L'exposition rassemble de nombreuses œuvres peinture, sculpture, photographie et design autour de films d’avant-garde, de films expérimentaux, de vidéos d’artistes et d’installations, le tout présenté dans une scénographie cinétique.
Une grande salle obscure, dans laquelle des films expérimentaux sont projetés, en boucle, sur d’énormes cimaises gris foncé ou diffusés par des moniteurs encastrés, qui se présente comme une avenue qui dessert de part et d’autres des salles dans lesquelles sont placées les oeuvres statiques.
L’inscription dans la temporalité par l’introduction du mouvement dans des oeuvres statiques
Pendant que le cinéma expérimental explore le morcellement des images "Portait" de Peter Kubelka, "Hand Catching Lead" de Richard Serra, "Image par image" de Robert Breer) et la division du film est transposée en sculpture ou en peinture par la répétition des formes pour créer l’illusion du mouvement et inscrire l’œuvre dans la durée.
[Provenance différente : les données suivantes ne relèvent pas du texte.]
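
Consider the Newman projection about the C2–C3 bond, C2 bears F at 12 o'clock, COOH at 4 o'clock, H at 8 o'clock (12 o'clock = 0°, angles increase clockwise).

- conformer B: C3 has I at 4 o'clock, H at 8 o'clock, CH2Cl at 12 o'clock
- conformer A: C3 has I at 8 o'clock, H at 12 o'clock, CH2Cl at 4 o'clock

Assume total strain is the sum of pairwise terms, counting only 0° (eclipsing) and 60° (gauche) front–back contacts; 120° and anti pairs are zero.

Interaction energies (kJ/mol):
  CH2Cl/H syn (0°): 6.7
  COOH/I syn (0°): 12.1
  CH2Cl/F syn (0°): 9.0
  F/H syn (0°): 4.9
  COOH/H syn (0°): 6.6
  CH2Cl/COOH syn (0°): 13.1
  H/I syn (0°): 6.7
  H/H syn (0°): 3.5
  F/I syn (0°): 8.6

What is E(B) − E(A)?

B (eclipsed): F–CH2Cl eclipsed, COOH–I eclipsed, H–H eclipsed; 9.0 + 12.1 + 3.5 = 24.6 kJ/mol.
A (eclipsed): F–H eclipsed, COOH–CH2Cl eclipsed, H–I eclipsed; 4.9 + 13.1 + 6.7 = 24.7 kJ/mol.
E(B) − E(A) = 24.6 − 24.7 = -0.1 kJ/mol.

-0.1 kJ/mol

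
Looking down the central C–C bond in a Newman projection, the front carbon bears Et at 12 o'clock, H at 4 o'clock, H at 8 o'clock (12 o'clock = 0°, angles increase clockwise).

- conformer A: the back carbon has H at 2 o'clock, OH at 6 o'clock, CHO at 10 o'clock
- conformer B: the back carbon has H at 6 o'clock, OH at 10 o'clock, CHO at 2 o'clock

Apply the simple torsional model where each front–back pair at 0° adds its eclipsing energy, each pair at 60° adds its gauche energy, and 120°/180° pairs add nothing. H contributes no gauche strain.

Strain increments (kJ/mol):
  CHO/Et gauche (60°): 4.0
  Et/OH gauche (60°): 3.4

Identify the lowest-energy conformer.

A is staggered. Et at 0° is gauche with CHO at 300° (4.0). Total 4.0 kJ/mol.
B is staggered. Et at 0° is gauche with OH at 300° (3.4); Et at 0° is gauche with CHO at 60° (4.0). Total 7.4 kJ/mol.
A has the lowest total (4.0 kJ/mol).

A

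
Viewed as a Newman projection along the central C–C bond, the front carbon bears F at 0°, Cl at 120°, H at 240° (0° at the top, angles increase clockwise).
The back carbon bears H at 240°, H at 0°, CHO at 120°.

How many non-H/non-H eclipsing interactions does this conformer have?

Non-H eclipsing pairs: Cl(120°)/CHO(120°) — 1 interaction.

1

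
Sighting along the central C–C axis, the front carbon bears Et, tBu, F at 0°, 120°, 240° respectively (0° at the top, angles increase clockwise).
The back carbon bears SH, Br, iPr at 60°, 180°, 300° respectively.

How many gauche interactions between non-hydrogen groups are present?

Non-H gauche pairs: Et(0°)/SH(60°); Et(0°)/iPr(300°); tBu(120°)/SH(60°); tBu(120°)/Br(180°); F(240°)/Br(180°); F(240°)/iPr(300°) — 6 interactions.

6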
Cette répétition est protéiforme : par démultiplication d’une image à chaque fois légèrement modifiée ("Ten Lizes" d’Andy Warhol, "Le Peintre et son modèle" de Picasso),
par sérialité des motifs (Matisse pour les vitraux de la chapelle du Rosaire de Vence), par répétition minimaliste ("Stack" de Donald Judd), ou par répétition aléatoire (François Morellet "Six répartitions aléatoires…").
Le cinétisme peut aussi résulter du déplacement du spectateur ainsi que l'illustre la décoration de l’antichambre de l’Elysée pour Georges Pompidou éxécutée par Agam.
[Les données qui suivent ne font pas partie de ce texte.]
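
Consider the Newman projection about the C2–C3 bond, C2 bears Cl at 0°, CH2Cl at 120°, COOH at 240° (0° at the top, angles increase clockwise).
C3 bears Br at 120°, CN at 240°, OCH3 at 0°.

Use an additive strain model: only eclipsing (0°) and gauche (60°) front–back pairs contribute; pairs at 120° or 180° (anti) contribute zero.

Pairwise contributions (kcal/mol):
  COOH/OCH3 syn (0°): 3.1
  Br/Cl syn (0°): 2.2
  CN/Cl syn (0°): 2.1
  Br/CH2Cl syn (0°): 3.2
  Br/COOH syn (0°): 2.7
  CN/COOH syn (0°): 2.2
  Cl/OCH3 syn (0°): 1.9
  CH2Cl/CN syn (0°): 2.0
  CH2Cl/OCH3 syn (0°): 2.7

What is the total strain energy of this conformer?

This conformer is eclipsed. Cl at 0° is eclipsed with OCH3 at 0° (1.9); CH2Cl at 120° is eclipsed with Br at 120° (3.2); COOH at 240° is eclipsed with CN at 240° (2.2). Total 7.3 kcal/mol.

7.3 kcal/mol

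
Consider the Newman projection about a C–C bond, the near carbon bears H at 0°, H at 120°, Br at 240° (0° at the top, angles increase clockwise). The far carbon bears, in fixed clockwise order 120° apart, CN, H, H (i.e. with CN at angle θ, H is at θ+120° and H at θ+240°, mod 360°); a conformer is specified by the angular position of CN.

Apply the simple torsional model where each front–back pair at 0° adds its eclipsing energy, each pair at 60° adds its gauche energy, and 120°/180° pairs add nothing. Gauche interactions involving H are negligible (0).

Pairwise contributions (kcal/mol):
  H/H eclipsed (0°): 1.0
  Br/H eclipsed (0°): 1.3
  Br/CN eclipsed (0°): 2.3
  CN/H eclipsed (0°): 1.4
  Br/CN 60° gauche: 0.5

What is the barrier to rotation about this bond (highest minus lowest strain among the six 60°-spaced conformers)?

4.3 kcal/mol

CN at 0° (eclipsed): H–CN eclipsed, H–H eclipsed, Br–H eclipsed; 1.4 + 1.0 + 1.3 = 3.7 kcal/mol.
CN at 60° (staggered): no non-H gauche contacts → 0.0 kcal/mol.
CN at 120° (eclipsed): H–H eclipsed, H–CN eclipsed, Br–H eclipsed; 1.0 + 1.4 + 1.3 = 3.7 kcal/mol.
CN at 180° (staggered): Br–CN gauche; 0.5 = 0.5 kcal/mol.
CN at 240° (eclipsed): H–H eclipsed, H–H eclipsed, Br–CN eclipsed; 1.0 + 1.0 + 2.3 = 4.3 kcal/mol.
CN at 300° (staggered): Br–CN gauche; 0.5 = 0.5 kcal/mol.
Max at 240° (4.3 kcal/mol), min at 60° (0.0 kcal/mol); barrier = 4.3 kcal/mol.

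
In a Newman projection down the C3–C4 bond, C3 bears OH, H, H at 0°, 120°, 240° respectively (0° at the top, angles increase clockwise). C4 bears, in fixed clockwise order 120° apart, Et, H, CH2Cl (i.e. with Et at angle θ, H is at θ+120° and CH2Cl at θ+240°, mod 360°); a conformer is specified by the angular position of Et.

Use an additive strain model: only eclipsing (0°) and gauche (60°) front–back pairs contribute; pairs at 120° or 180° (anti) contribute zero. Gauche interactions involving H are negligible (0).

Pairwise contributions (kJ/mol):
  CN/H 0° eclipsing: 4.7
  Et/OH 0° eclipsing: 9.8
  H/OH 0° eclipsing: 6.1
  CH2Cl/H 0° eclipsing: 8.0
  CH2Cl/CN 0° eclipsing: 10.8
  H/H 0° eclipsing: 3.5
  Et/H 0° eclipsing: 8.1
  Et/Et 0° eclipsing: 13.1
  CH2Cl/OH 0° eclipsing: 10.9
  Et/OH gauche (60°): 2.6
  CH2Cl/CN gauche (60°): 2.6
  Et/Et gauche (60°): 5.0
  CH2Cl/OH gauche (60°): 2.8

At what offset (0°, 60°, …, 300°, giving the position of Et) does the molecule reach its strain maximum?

120°

Et at 0° is eclipsed. OH at 0° is eclipsed with Et at 0° (9.8); H at 120° is eclipsed with H at 120° (3.5); H at 240° is eclipsed with CH2Cl at 240° (8.0). Total 21.3 kJ/mol.
Et at 60° is staggered. OH at 0° is gauche with Et at 60° (2.6); OH at 0° is gauche with CH2Cl at 300° (2.8). Total 5.4 kJ/mol.
Et at 120° is eclipsed. OH at 0° is eclipsed with CH2Cl at 0° (10.9); H at 120° is eclipsed with Et at 120° (8.1); H at 240° is eclipsed with H at 240° (3.5). Total 22.5 kJ/mol.
Et at 180° is staggered. OH at 0° is gauche with CH2Cl at 60° (2.8). Total 2.8 kJ/mol.
Et at 240° is eclipsed. OH at 0° is eclipsed with H at 0° (6.1); H at 120° is eclipsed with CH2Cl at 120° (8.0); H at 240° is eclipsed with Et at 240° (8.1). Total 22.2 kJ/mol.
Et at 300° is staggered. OH at 0° is gauche with Et at 300° (2.6). Total 2.6 kJ/mol.
The maximum (22.5 kJ/mol) occurs with Et at 120°.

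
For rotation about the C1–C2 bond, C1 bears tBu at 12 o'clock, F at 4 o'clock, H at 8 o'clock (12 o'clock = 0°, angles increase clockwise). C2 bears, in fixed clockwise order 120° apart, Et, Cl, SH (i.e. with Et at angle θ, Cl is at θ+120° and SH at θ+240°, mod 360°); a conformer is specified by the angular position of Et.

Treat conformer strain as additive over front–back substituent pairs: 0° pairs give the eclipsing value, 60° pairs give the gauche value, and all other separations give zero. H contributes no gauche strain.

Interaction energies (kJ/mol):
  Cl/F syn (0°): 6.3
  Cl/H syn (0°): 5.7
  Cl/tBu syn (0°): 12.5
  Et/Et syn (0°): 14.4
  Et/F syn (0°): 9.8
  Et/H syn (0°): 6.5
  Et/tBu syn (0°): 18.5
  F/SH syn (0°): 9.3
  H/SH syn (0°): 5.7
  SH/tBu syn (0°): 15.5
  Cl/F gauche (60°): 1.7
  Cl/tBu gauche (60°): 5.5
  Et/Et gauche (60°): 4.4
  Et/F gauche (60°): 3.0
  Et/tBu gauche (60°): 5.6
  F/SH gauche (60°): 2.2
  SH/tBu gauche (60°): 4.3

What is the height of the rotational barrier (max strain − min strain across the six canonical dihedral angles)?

Et at 0° is eclipsed. tBu at 0° is eclipsed with Et at 0° (18.5); F at 120° is eclipsed with Cl at 120° (6.3); H at 240° is eclipsed with SH at 240° (5.7). Total 30.5 kJ/mol.
Et at 60° is staggered. tBu at 0° is gauche with Et at 60° (5.6); tBu at 0° is gauche with SH at 300° (4.3); F at 120° is gauche with Et at 60° (3.0); F at 120° is gauche with Cl at 180° (1.7). Total 14.6 kJ/mol.
Et at 120° is eclipsed. tBu at 0° is eclipsed with SH at 0° (15.5); F at 120° is eclipsed with Et at 120° (9.8); H at 240° is eclipsed with Cl at 240° (5.7). Total 31.0 kJ/mol.
Et at 180° is staggered. tBu at 0° is gauche with Cl at 300° (5.5); tBu at 0° is gauche with SH at 60° (4.3); F at 120° is gauche with Et at 180° (3.0); F at 120° is gauche with SH at 60° (2.2). Total 15.0 kJ/mol.
Et at 240° is eclipsed. tBu at 0° is eclipsed with Cl at 0° (12.5); F at 120° is eclipsed with SH at 120° (9.3); H at 240° is eclipsed with Et at 240° (6.5). Total 28.3 kJ/mol.
Et at 300° is staggered. tBu at 0° is gauche with Et at 300° (5.6); tBu at 0° is gauche with Cl at 60° (5.5); F at 120° is gauche with Cl at 60° (1.7); F at 120° is gauche with SH at 180° (2.2). Total 15.0 kJ/mol.
Max at 120° (31.0 kJ/mol), min at 60° (14.6 kJ/mol); barrier = 16.4 kJ/mol.

16.4 kJ/mol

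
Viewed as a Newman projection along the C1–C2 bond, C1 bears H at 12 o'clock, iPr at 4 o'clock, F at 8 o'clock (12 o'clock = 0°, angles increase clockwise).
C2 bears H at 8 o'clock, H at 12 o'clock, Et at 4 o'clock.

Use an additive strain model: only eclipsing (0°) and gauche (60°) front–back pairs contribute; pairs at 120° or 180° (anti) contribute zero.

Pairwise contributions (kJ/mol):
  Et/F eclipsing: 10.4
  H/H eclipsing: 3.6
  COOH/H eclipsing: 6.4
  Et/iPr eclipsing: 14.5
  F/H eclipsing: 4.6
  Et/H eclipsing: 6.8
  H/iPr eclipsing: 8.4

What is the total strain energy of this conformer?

This conformer is eclipsed. H at 0° is eclipsed with H at 0° (3.6); iPr at 120° is eclipsed with Et at 120° (14.5); F at 240° is eclipsed with H at 240° (4.6). Total 22.7 kJ/mol.

22.7 kJ/mol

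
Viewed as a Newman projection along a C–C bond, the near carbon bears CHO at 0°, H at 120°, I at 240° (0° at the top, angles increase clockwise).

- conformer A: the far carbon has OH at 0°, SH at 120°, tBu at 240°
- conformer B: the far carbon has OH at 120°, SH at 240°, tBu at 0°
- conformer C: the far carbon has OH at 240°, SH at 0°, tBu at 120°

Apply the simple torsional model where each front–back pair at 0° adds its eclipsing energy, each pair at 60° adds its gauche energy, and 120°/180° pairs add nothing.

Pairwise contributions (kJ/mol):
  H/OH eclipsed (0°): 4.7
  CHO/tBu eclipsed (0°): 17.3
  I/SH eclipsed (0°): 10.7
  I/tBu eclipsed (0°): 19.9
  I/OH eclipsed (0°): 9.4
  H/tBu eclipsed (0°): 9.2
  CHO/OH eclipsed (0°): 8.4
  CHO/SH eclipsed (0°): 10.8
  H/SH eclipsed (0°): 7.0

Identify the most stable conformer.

A is eclipsed. CHO at 0° is eclipsed with OH at 0° (8.4); H at 120° is eclipsed with SH at 120° (7.0); I at 240° is eclipsed with tBu at 240° (19.9). Total 35.3 kJ/mol.
B is eclipsed. CHO at 0° is eclipsed with tBu at 0° (17.3); H at 120° is eclipsed with OH at 120° (4.7); I at 240° is eclipsed with SH at 240° (10.7). Total 32.7 kJ/mol.
C is eclipsed. CHO at 0° is eclipsed with SH at 0° (10.8); H at 120° is eclipsed with tBu at 120° (9.2); I at 240° is eclipsed with OH at 240° (9.4). Total 29.4 kJ/mol.
C has the lowest total (29.4 kJ/mol).

C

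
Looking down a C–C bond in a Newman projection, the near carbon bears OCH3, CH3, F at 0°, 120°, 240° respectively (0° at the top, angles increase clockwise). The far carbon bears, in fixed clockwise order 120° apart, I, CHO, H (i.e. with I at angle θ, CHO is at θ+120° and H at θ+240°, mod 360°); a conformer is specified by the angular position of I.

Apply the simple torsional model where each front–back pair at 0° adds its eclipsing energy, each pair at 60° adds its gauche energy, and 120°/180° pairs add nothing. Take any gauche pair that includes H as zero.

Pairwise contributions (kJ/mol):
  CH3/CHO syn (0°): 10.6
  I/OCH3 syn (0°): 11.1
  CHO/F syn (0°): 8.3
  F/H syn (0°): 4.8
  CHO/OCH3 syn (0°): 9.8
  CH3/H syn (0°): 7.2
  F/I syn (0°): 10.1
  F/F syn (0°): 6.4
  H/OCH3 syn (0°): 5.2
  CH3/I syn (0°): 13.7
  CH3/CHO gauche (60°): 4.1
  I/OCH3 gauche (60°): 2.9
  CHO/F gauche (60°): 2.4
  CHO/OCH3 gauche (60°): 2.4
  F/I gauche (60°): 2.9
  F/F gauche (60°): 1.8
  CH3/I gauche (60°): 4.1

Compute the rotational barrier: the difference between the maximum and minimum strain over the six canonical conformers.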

La reconstruction artificielle du champ visuel
De la fragmentation (Tony Cragg) à l'assemblage, les artistes explorent tous les procédés pour réaliser l'opération de ré-assemblage des images séquentielles intervenant dans le cinéma.
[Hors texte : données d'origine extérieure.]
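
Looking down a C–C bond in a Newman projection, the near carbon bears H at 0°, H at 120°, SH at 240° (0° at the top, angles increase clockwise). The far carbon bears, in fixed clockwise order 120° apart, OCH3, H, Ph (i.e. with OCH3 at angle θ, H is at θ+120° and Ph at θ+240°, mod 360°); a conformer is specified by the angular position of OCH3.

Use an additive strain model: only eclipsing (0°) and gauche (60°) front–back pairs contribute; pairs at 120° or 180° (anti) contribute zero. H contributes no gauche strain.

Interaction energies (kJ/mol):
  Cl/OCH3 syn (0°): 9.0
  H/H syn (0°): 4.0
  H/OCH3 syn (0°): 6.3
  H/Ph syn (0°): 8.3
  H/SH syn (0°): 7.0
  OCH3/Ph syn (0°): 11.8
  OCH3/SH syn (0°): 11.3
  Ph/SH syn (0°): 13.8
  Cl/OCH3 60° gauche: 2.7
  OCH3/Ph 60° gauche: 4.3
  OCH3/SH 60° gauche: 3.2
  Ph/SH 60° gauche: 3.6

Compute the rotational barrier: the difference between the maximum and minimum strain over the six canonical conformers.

OCH3 at 0° is eclipsed. H at 0° is eclipsed with OCH3 at 0° (6.3); H at 120° is eclipsed with H at 120° (4.0); SH at 240° is eclipsed with Ph at 240° (13.8). Total 24.1 kJ/mol.
OCH3 at 60° is staggered. SH at 240° is gauche with Ph at 300° (3.6). Total 3.6 kJ/mol.
OCH3 at 120° is eclipsed. H at 0° is eclipsed with Ph at 0° (8.3); H at 120° is eclipsed with OCH3 at 120° (6.3); SH at 240° is eclipsed with H at 240° (7.0). Total 21.6 kJ/mol.
OCH3 at 180° is staggered. SH at 240° is gauche with OCH3 at 180° (3.2). Total 3.2 kJ/mol.
OCH3 at 240° is eclipsed. H at 0° is eclipsed with H at 0° (4.0); H at 120° is eclipsed with Ph at 120° (8.3); SH at 240° is eclipsed with OCH3 at 240° (11.3). Total 23.6 kJ/mol.
OCH3 at 300° is staggered. SH at 240° is gauche with OCH3 at 300° (3.2); SH at 240° is gauche with Ph at 180° (3.6). Total 6.8 kJ/mol.
Max at 0° (24.1 kJ/mol), min at 180° (3.2 kJ/mol); barrier = 20.9 kJ/mol.

20.9 kJ/mol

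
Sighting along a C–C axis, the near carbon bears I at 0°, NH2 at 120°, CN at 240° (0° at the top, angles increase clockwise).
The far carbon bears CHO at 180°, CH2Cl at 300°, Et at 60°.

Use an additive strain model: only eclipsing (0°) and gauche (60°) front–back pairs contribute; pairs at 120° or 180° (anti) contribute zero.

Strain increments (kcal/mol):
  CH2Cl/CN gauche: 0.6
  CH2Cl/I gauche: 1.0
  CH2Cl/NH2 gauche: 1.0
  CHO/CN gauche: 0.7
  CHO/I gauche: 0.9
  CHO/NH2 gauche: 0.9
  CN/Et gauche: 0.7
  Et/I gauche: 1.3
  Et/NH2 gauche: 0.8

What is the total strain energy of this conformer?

This conformer (staggered): I–CH2Cl gauche, I–Et gauche, NH2–CHO gauche, NH2–Et gauche, CN–CHO gauche, CN–CH2Cl gauche; 1.0 + 1.3 + 0.9 + 0.8 + 0.7 + 0.6 = 5.3 kcal/mol.

5.3 kcal/mol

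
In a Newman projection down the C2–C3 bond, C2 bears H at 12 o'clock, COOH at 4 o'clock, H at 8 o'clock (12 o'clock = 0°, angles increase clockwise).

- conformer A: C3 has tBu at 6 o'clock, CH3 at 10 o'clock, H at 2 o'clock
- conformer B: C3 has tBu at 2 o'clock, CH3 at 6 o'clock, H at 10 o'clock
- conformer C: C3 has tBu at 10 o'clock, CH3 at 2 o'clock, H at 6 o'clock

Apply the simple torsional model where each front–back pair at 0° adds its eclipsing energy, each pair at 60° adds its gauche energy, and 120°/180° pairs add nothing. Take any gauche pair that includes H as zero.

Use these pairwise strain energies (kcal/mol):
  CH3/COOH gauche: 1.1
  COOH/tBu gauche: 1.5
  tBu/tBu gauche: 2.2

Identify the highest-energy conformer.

A is staggered. COOH at 120° is gauche with tBu at 180° (1.5). Total 1.5 kcal/mol.
B is staggered. COOH at 120° is gauche with tBu at 60° (1.5); COOH at 120° is gauche with CH3 at 180° (1.1). Total 2.6 kcal/mol.
C is staggered. COOH at 120° is gauche with CH3 at 60° (1.1). Total 1.1 kcal/mol.
B has the highest total (2.6 kcal/mol).

B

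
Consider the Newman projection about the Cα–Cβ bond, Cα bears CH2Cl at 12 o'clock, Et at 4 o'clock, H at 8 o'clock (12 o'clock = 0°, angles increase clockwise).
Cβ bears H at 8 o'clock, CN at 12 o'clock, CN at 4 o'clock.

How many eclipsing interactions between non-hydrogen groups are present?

2

Non-H eclipsing pairs: CH2Cl(0°)/CN(0°); Et(120°)/CN(120°) — 2 interactions.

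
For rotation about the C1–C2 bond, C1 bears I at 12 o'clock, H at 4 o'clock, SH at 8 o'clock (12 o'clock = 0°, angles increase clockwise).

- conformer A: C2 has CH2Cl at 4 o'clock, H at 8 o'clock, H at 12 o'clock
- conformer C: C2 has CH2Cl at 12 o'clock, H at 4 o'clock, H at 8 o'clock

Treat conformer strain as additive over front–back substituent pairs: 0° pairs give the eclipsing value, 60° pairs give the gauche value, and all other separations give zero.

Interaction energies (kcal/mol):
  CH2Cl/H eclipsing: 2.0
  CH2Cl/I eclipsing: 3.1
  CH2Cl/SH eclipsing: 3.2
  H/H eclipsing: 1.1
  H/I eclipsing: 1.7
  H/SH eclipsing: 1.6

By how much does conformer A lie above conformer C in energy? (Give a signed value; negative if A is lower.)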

Le collage, l'équivalent direct du montage, est souvent pratiqué et ce dans des buts parfois très différents (les romans-collages de Max Ernst, "Shiva" de Robert Heinecken).
Il peut se transformer en assemblage en deux dimensions ("President Elect" de James Rosenquist),en trois dimensions ("Oracle" de Robert Rauschenberg, "Plight" de Joseph Beuys), en assemblage de fragments d'une même image ("Soudain l'été dernier" de Martin Raysse) ou de fragments d’images en une séquence unique ("Modular painting with four panels" de Roy Lichtenstein).
Le pouvoir de la lumière
Une des composantes du cinéma est la lumière. Quand on pense projection appliquée aux arts statiques, on pense immédiatement au dripping de Jason Pollock qui projette la peinture ou la laisse couler sur la toile utilisée comme substitut de l’écran.
Mais une source lumineuse est utilisée pour doubler le réel (Toni Grand) ou en modifier sa perception ("Valstar Barbie" de Claude Levêque)
et créer des formes en mouvement ("Léda" de Brancusi, Calder, Olafur Eliasson).
La narration picturale
Après le défilement, le montage et la projection, il ne restait plus qu'à explorer la voie de transposition du récit cinématographique.
Cindy Sherman, pionnière de la photographie post-moderne, a travaillé sur la pose d'image arrêtée dont elle s'est inspirée pour ses séries de photos Untitled Film Stills. Robert Longo utilise également ce procédé pour saisir le corps en mouvement et décomposer ce dernier ("Men in the cities"). D'autres artistes ont plutôt envisagé la peinture sous l'angle du storyboard ce qui se concrétise sous forme de polyptyques pour des amorces de scénario ("Revolution" de Bruno Perramant) ou pour dépeindre une réalité globale à partir de plusieurs points de vue (les clichés "Miracle Mile" de Brandon Lattu). L'influence des arts dans le cinéma est souvent abordée au plan muséal. L'inverse l'est moins et il revient donc au Centre Pompidou, et au commissaire de l'exposition Phillippe-Alain Michaud, le mérite d'avoir posé les termes d'une telle réflexion.